Ryan Haug, a catcher by trade, recently recalled the first time Jay Johnson asked him to play left field.
Haug started at catcher for the Arizona Wildcats that May 2017 night at College of Charleston. When Johnson decided to use regular catcher Cesar Salazar as a pinch hitter for Mitchell Morimoto in the eighth inning, the coach said to Haug: “Hey, you can play left field, right?”
Haug, of course, said yes — even though he hadn’t played outfield in a game as a Wildcat.
Sure enough, in the bottom of the eighth, Charleston’s Joey Mundy hit a line drive down the left field line. Haug ran it down.
“The whole time I was running I was thinking to myself, ‘If you drop this ball, you’re never playing out here again,’ ” Haug said this week.
It wasn’t a one-off. Haug has become Arizona’s left fielder of choice lately, in large part because of his defense, which has been spectacular at times this season.
Haug, who has one of the strongest arms on the team, has thrown out two runners at the plate. He also has made multiple diving catches.
“The arm strength is certainly impressive,” said Johnson, whose team faces North Dakota State in a three-game series at Hi Corbett Field starting Friday.
“In this park, you have to have outfielders that can really go get the ball, with all the space. He’s done a good job of that, really lifted our team.
“Last weekend, he was probably the only guy who played real well. His versatility, along with his experience, is something that we need right now.”
Arizona went 0-3 at the Pac-12/Big Ten Challenge in Minneapolis last weekend. Haug did his best to keep that from happening.
In the second inning against Minnesota last Friday, Haug dived into the stands to catch a foul pop. In the bottom of the ninth, he threw out the would-be winning run at the plate.
The next day, against Illinois, Haug made a diving catch with two outs and a runner on second in the top of the ninth to keep Arizona within a run.
“Everyone knows Haug has a good arm,” teammate Alfonso Rivas III said. “But the leaping grab over the fence was just unreal. No one was expecting it. I don’t think he was expecting it. It just kind of happened. It defines the type of athlete that he is.”

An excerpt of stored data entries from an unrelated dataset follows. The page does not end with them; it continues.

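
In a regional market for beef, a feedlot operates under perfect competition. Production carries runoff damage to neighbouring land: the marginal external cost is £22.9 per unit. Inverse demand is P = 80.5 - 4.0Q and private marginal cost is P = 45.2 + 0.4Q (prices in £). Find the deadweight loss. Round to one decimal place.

Market equilibrium (private): 45.2 + 0.4Q = 80.5 - 4.0Q → Q_m = 8.0227.
Social marginal cost = private MC + MEC = 68.1 + 0.4Q.
Set SMC = demand: 68.1 + 0.4Q = 80.5 - 4.0Q → Q* = 2.8182.
The loss is the area between SMC and demand from Q* to Q_m; with linear curves that's a triangle of height MEC(Q_m).
DWL = ½ × 5.2045 × 22.9000 = 59.5915.

DWL = £59.6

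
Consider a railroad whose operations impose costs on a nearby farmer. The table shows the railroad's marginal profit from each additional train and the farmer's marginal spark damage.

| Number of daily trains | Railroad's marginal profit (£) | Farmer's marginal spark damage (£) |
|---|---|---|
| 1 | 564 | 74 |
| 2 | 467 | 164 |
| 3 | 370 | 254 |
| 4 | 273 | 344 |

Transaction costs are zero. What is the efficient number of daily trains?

3

Bargaining reaches the level where marginal profit last exceeds marginal spark damage.
That holds through level 3 (370 ≥ 254) but not at 4 (273 < 344).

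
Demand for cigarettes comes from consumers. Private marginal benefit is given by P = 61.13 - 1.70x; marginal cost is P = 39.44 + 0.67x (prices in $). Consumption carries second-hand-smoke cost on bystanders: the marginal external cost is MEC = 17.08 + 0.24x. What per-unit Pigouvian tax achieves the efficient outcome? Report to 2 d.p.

tax = $17.50 per unit

Social marginal benefit = demand − MEC = 44.05 - 1.94x.
Set SMB = MC: 44.05 - 1.94x = 39.44 + 0.67x → x* = 1.7663.
The Pigouvian tax equals MEC at x*: 17.08 + 0.24×1.7663 = 17.5039.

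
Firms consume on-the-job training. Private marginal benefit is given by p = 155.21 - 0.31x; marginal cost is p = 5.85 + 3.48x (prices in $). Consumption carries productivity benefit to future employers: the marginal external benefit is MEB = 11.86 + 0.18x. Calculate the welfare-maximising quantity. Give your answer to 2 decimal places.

x* = 44.66

Social marginal benefit = demand + MEB = 167.07 - 0.13x.
Set SMB = MC: 167.07 - 0.13x = 5.85 + 3.48x → x* = 44.6593.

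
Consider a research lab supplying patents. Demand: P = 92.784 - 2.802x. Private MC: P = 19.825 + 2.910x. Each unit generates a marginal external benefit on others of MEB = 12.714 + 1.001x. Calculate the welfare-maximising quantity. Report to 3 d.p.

Social marginal cost = private MC − MEB = 7.111 + 1.909x.
Set SMC = demand: 7.111 + 1.909x = 92.784 - 2.802x → x* = 18.1857.

x* = 18.186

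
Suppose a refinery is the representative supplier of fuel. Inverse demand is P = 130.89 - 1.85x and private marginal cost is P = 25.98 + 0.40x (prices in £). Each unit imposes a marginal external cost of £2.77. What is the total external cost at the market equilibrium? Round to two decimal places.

Market equilibrium (private): 25.98 + 0.40x = 130.89 - 1.85x → x_m = 46.6267.
Total external cost = MEC × x_m = 2.77 × 46.6267 = 129.1560.

£129.16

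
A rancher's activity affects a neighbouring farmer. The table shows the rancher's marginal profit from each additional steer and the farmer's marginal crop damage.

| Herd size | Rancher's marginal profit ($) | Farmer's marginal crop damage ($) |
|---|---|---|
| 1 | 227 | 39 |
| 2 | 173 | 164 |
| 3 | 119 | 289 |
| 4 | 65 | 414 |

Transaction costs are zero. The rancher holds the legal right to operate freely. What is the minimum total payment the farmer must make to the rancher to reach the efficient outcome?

Left alone the rancher would choose level 4 (marginal profit stays positive).
Efficient level: k* = 2 (marginal profit ≥ marginal crop damage through 2).
The farmer must at least cover the rancher's forgone profit from cutting 4→2: 119 + 65 = 184.

$184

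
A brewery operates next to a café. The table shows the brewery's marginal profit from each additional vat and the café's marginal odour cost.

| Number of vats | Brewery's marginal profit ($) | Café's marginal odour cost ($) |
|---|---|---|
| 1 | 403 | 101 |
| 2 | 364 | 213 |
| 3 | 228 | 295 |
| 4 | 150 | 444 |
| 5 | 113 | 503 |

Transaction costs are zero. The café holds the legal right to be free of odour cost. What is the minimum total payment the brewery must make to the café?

$314

Efficient level: marginal profit ≥ marginal odour cost through level 2, so k* = 2.
With the café holding the right, the brewery must at least compensate total damage at k*: 101 + 213 = 314.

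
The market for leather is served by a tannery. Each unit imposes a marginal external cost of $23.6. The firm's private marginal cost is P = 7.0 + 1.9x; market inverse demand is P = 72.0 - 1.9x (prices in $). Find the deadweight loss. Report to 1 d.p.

Market equilibrium (private): 7.0 + 1.9x = 72.0 - 1.9x → x_m = 17.1053.
Social marginal cost = private MC + MEC = 30.6 + 1.9x.
Set SMC = demand: 30.6 + 1.9x = 72.0 - 1.9x → x* = 10.8947.
The welfare-loss triangle has base |x_m − x*| and height MEC(x_m) (the vertical gap between SMC and demand is zero at x* and MEC at x_m).
DWL = ½ × 6.2106 × 23.6000 = 73.2851.

DWL = $73.3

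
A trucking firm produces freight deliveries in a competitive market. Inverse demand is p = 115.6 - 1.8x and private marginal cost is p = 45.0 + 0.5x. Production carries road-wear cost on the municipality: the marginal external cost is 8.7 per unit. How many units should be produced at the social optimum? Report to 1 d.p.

x* = 26.9

Social marginal cost = private MC + MEC = 53.7 + 0.5x.
Set SMC = demand: 53.7 + 0.5x = 115.6 - 1.8x → x* = 26.9130.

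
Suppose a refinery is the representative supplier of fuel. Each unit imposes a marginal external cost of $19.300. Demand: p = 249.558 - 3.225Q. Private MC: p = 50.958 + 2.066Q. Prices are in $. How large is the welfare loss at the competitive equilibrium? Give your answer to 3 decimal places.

DWL = $35.200

Market equilibrium (private): 50.958 + 2.066Q = 249.558 - 3.225Q → Q_m = 37.5354.
Social marginal cost = private MC + MEC = 70.258 + 2.066Q.
Set SMC = demand: 70.258 + 2.066Q = 249.558 - 3.225Q → Q* = 33.8877.
Height of the DWL triangle at Q_m is SMC(Q_m) − demand(Q_m) = MEC(Q_m) = 19.3000.
DWL = ½ × 3.6477 × 19.3000 = 35.2003.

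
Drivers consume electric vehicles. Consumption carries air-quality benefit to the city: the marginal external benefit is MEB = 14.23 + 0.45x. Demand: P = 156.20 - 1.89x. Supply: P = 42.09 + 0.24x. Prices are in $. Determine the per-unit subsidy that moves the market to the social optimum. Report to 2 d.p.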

At one point last season, Johnson referred to Haug as “our best defensive outfielder.” That team featured MLB seventh-round draft pick Jared Oliva in center and current center fielder Cal Stevenson in right.
While Haug’s primary present position is left field, his future lies at catcher. Blessed with a rocket arm and excellent quickness, the 6-1, 176-pound senior describes catcher as his “passion.” Johnson believes Haug is one of the best defensive catchers in the country. (Arizona happens to have two of them, Salazar being the other.)
“If you put him in a major-league game right now behind the plate,” Johnson said of Haug, “you wouldn’t know it was a college player back there.”
Haug considers himself a “utility guy.” Regardless of where he plays, he embraces the importance of defense.
“I love catching,” Haug said. “But it’s a lot of fun out there. I don’t get dinged up as much. I still get opportunities to throw guys out, make sweet plays.”
Given how well Haug has played defensively — his highlight reel also includes a one-hop strike from left to home against New Mexico State last Tuesday — it was shocking to see him misplay a ball against San Diego State this week.
With runners on second and third and two outs in the bottom of the first, the Aztecs’ Jason Verdon, a left-handed batter, hit a towering fly to left. Haug took a false step on the tailing drive and couldn’t recover. The ball landed for a two-RBI double.
“Definitely a ball I should’ve caught,” Haug said. “I come up with that play, and he (starter Avery Weems) throws up a zero. Tough one to swallow, but it’s one of those things.”
Johnson thought the misplay affected Haug in his first at-bat in the bottom half of the inning. He struck out swinging.
Haug later got back to what he does best at the plate. He walked twice and scored a run. He’s hitting .259 with one RBI in 27 at-bats but has a .444 on-base percentage, second-best among UA regulars.
He bounced back on defense, too. With one out and a runner on first in the top of the eighth, Haug made a diving catch near the line to rob Verdon of another extra-base hit.
“He goes all out,” Rivas said. “Kind of pours his heart out. It’s great to see as a teammate.”
- North Dakota State coach Tod Brown played for Arizona from 1990-94 under Jerry Kindall. Brown, a left-handed pitcher, led the ’93 Wildcats with a 3.90 ERA and eight saves. He attended Sabino High School.
- Salazar, who leads the team with a .333 batting average, was named to the Johnny Bench Award watch list earlier this week.
- Arizona’s probable starters for the NDSU series are right-hander Cody Deason (1-0, 1.93), righty Michael Flynn (1-0, 3.75) and lefty Randy Labaut (0-1, 2.18).
- The Bison’s Friday starter, righty Riley Johnson, threw a no-hitter against Central Connecticut State on Feb. 23.